In general, I don't think this is the case. I don't know if you have a specific equation in mind where it would end up being the same thing mathematically? Anyway, in general, it is possible that some documents in your corpus are very short, and others are very long. In such cases, you'd still want to make sure to use frequencies rather than raw word counts.

For example, suppose you have one very short text that is specifically about England. The word "England" may appear 10 times, but have a very high frequency due to it being a short text. If you compare it to a massive text that is about all countries in the world, that massive text may have the word "England" appearing 20 times, but with a significantly lower (relative) frequency.

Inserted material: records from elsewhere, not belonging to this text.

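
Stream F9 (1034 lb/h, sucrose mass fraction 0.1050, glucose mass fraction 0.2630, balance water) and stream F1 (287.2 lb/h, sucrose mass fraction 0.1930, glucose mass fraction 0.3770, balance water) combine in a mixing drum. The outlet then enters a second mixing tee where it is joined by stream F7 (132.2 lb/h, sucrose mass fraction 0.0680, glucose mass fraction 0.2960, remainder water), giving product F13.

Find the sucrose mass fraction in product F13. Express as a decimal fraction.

Overall, product flow = 1453.4 lb/h.
sucrose in = 1034×0.105 + 287.2×0.193 + 132.2×0.068 = 172.99 lb/h.
sucrose fraction in F13 = 0.1190.

0.1190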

  • Instead of using IDF, you just select features with enough standard deviation between classes.

I don't think this would work correctly because you may have significant differences among documents within a single class. Suppose, for example, that you have the following two classes of documents:

  1. Scientific articles (about AI, math, biology, linguistics, astronomy, whatever else you can think of...)
  2. News articles

Each of the "subdomains" in the single "scientific articles" class would likely have some highly specific terminology they use, which could be detected through TF-IDF. However, even though they're all in the same class of "scientific articles", they're likely all quite different from each other. If you put them all together and treat them as a single document, there is a risk that they'll all "average out" and become much more difficult to distinguish from a more general class such as the class of "news articles".